Results: There were 401 participants. Median age was 34 [IQR: 29, 41] years. More than two thirds of participants (70.3%, 282/401) were women. Median number of headache days/ month was 5 [IQR: 2.83, 8.5]. Some (12.5%, 50/401) used evidence-based behavioral therapy for migraine. The participants reported that they were "somewhat likely" to pursue in-person or smartphone behavioral therapy and behavioral therapy covered by insurance but were neutral about pursuing the telephone-based behavioral therapy. Participants were "not very likely" to pay out of pocket for the behavioral therapy.

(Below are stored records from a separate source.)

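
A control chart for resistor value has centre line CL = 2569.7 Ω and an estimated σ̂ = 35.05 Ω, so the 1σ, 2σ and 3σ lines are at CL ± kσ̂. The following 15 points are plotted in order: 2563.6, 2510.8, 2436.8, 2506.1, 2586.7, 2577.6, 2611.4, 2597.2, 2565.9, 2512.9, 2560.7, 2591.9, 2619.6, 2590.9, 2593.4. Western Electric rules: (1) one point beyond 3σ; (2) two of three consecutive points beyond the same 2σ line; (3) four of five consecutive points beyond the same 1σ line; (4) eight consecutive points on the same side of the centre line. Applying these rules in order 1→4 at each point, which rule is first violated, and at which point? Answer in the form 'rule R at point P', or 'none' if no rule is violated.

Zone of each point (C = within 1σ̂, B = 1σ̂–2σ̂, A = 2σ̂–3σ̂, * = beyond 3σ̂; sign = side of CL): 1:-C, 2:-B, 3:-*, 4:-B, 5:+C, 6:+C, 7:+B, 8:+C, 9:-C, 10:-B, 11:-C, 12:+C, 13:+B, 14:+C, 15:+C
Rule 1 (one point beyond the 3σ limits) is satisfied at point 3.

rule 1 at point 3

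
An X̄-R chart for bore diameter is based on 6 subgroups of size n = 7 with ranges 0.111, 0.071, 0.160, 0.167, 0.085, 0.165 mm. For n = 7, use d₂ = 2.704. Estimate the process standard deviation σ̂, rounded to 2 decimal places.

0.05

R̄ = (0.111 + 0.071 + 0.160 + 0.167 + 0.085 + 0.165) / 6 = 0.1265
σ̂ = R̄ / d₂ = 0.1265 / 2.704 = 0.0468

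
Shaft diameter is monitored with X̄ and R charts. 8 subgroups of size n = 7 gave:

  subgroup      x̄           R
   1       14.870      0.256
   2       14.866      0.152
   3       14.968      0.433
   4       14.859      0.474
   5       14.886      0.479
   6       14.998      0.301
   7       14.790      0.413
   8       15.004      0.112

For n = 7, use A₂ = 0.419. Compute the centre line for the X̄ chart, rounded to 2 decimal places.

14.91

X̄̄ = (14.870 + 14.866 + 14.968 + 14.859 + 14.886 + 14.998 + 14.790 + 15.004) / 8 = 119.2410 / 8 = 14.9051
CL = X̄̄ = 14.9051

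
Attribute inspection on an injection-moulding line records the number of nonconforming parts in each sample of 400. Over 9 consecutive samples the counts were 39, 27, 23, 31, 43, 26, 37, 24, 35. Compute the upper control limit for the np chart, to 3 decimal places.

47.867

p̄ = Σdᵢ / (k·n) = 285 / (9 × 400) = 0.07917
UCL = np̄ + 3·√(np̄(1−p̄)) = 31.6667 + 3 × √(31.6667×0.92083) = 31.6667 + 3 × 5.4000 = 47.8666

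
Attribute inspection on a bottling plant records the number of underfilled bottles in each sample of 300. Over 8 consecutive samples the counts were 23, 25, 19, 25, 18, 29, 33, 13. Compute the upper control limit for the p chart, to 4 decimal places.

p̄ = Σdᵢ / (k·n) = 185 / (8 × 300) = 0.07708
UCL = p̄ + 3·√(p̄(1−p̄)/n) = 0.07708 + 3 × √(0.07708×0.92292/300) = 0.07708 + 3 × 0.01540 = 0.12328

0.1233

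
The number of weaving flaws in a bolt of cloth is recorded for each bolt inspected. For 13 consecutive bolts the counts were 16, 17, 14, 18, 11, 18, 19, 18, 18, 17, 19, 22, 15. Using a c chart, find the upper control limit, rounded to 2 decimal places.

29.47

c̄ = (16 + 17 + 14 + 18 + 11 + 18 + 19 + 18 + 18 + 17 + 19 + 22 + 15) / 13 = 222 / 13 = 17.0769
UCL = c̄ + 3√c̄ = 17.0769 + 3 × √17.0769 = 17.0769 + 3 × 4.1324 = 29.4742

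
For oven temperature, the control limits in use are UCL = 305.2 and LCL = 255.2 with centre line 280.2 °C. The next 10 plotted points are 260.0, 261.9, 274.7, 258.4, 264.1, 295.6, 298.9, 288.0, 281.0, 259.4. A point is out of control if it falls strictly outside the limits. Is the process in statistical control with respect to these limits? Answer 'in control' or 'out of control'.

in control

All 10 points lie within [255.2, 305.2].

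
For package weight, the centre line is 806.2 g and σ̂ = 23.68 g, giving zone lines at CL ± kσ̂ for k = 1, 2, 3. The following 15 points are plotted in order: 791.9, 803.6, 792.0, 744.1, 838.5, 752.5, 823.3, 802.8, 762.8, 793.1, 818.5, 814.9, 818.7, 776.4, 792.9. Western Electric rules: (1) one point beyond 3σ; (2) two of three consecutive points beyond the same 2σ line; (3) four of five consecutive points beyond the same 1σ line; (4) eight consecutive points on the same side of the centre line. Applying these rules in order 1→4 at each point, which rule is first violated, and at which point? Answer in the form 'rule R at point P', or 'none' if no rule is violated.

Zone of each point (C = within 1σ̂, B = 1σ̂–2σ̂, A = 2σ̂–3σ̂, * = beyond 3σ̂; sign = side of CL): 1:-C, 2:-C, 3:-C, 4:-A, 5:+B, 6:-A, 7:+C, 8:-C, 9:-B, 10:-C, 11:+C, 12:+C, 13:+C, 14:-B, 15:-C
Rule 2 (two of three consecutive points beyond the same 2σ limit) is satisfied at point 6.

rule 2 at point 6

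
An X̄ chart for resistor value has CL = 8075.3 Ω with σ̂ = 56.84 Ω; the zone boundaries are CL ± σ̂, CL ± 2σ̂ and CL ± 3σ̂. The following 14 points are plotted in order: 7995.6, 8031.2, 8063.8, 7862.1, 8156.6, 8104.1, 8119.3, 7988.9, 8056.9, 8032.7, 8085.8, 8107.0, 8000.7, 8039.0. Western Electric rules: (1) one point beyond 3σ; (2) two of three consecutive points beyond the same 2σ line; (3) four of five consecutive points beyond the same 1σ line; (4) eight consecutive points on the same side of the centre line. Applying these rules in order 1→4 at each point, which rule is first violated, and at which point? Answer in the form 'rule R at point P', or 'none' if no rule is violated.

Zone of each point (C = within 1σ̂, B = 1σ̂–2σ̂, A = 2σ̂–3σ̂, * = beyond 3σ̂; sign = side of CL): 1:-B, 2:-C, 3:-C, 4:-*, 5:+B, 6:+C, 7:+C, 8:-B, 9:-C, 10:-C, 11:+C, 12:+C, 13:-B, 14:-C
Rule 1 (one point beyond the 3σ limits) is satisfied at point 4.

rule 1 at point 4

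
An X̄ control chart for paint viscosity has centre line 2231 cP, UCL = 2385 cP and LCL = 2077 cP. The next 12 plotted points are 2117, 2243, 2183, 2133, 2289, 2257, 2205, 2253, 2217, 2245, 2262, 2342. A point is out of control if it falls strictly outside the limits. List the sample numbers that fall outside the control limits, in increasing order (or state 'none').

All 12 points lie within [2077, 2385].

none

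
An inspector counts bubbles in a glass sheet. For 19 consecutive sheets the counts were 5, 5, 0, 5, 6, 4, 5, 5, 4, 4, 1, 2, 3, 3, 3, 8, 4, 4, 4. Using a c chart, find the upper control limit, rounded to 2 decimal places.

c̄ = (5 + 5 + 0 + 5 + 6 + 4 + 5 + 5 + 4 + 4 + 1 + 2 + 3 + 3 + 3 + 8 + 4 + 4 + 4) / 19 = 75 / 19 = 3.9474
UCL = c̄ + 3√c̄ = 3.9474 + 3 × √3.9474 = 3.9474 + 3 × 1.9868 = 9.9078

9.91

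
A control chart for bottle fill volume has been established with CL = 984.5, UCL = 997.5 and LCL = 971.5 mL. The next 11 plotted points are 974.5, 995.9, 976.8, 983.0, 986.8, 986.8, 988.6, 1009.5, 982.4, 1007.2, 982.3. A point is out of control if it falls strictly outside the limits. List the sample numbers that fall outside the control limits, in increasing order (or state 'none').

8, 10

Compare each point to [971.5, 997.5]: sample 8 = 1009.5 > UCL; sample 10 = 1007.2 > UCL.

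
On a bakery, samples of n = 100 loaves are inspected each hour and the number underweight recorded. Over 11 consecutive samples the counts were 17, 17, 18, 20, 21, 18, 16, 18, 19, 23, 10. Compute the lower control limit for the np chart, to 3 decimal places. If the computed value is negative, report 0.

6.406

p̄ = Σdᵢ / (k·n) = 197 / (11 × 100) = 0.17909
LCL = np̄ − 3·√(np̄(1−p̄)) = 17.9091 − 3 × 3.8343 = 6.4062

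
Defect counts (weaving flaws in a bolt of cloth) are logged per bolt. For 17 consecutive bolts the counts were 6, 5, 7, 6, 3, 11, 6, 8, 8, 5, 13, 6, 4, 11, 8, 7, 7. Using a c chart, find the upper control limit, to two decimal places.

15.12

c̄ = (6 + 5 + 7 + 6 + 3 + 11 + 6 + 8 + 8 + 5 + 13 + 6 + 4 + 11 + 8 + 7 + 7) / 17 = 121 / 17 = 7.1176
UCL = c̄ + 3√c̄ = 7.1176 + 3 × √7.1176 = 7.1176 + 3 × 2.6679 = 15.1213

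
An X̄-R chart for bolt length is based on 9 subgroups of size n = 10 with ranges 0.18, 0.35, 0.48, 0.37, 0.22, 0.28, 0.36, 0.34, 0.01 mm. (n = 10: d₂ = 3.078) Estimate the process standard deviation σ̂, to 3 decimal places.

R̄ = (0.18 + 0.35 + 0.48 + 0.37 + 0.22 + 0.28 + 0.36 + 0.34 + 0.01) / 9 = 0.2878
σ̂ = R̄ / d₂ = 0.2878 / 3.078 = 0.0935

0.093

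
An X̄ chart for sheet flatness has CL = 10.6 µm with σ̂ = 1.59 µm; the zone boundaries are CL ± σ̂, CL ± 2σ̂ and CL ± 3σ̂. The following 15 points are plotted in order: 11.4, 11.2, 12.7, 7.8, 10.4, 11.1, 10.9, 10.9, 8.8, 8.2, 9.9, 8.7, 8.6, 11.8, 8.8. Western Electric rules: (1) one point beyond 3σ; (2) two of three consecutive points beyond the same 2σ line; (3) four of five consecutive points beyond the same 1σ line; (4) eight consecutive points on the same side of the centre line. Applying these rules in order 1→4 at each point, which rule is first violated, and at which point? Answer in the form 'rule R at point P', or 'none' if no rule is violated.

rule 3 at point 13

Zone of each point (C = within 1σ̂, B = 1σ̂–2σ̂, A = 2σ̂–3σ̂, * = beyond 3σ̂; sign = side of CL): 1:+C, 2:+C, 3:+B, 4:-B, 5:-C, 6:+C, 7:+C, 8:+C, 9:-B, 10:-B, 11:-C, 12:-B, 13:-B, 14:+C, 15:-B
Rule 3 (four of five consecutive points beyond the same 1σ limit) is satisfied at point 13.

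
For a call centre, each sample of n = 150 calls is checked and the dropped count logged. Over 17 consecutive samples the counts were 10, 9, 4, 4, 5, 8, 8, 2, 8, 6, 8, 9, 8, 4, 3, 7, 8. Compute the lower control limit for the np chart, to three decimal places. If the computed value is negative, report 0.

0.000

p̄ = Σdᵢ / (k·n) = 111 / (17 × 150) = 0.04353
LCL = np̄ − 3·√(np̄(1−p̄)) = 6.5294 − 3 × 2.4990 = -0.9677 → 0 (negative, so LCL = 0)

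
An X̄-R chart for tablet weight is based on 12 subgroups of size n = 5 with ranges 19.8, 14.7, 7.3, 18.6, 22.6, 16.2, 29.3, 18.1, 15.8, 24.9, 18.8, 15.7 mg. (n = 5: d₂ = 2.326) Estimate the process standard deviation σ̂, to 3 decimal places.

7.946

R̄ = (19.8 + 14.7 + 7.3 + 18.6 + 22.6 + 16.2 + 29.3 + 18.1 + 15.8 + 24.9 + 18.8 + 15.7) / 12 = 18.4833
σ̂ = R̄ / d₂ = 18.4833 / 2.326 = 7.9464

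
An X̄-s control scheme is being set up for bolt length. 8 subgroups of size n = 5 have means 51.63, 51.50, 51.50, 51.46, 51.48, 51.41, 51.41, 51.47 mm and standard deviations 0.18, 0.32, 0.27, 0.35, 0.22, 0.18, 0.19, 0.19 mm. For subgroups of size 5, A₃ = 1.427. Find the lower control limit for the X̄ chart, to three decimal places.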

Migraine-related disability as measured by the MIDAS grading score was associated with likelihood to pursue the behavioral therapy in-person (P = .004), via telephone (P = .015), and via smart phone (P < .001), and covered by insurance (P = .001). However, migraine-related disability was not associated with likelihood to pursue out of pocket (P = .769) behavioral therapy. Pain intensity was predictive of likelihood of pursuing the behavioral therapy for migraine when covered by insurance. Other factors including education, employment, and headache days were not predictors.

Conclusion: People with migraine prefer in-person and smartphone-based behavioral therapy to telephone-based behavioral therapy. Migraine-related disability is associated with likelihood to pursue the behavioral therapy (independent of type of delivery of the behavioral therapy-in-person, telephone based or smartphone based). However, participants were not very likely to pay for the behavioral therapy.

Keywords: biofeedback; cognitive behavioral therapy; insurance; progressive relaxation therapy; smartphone; telephone.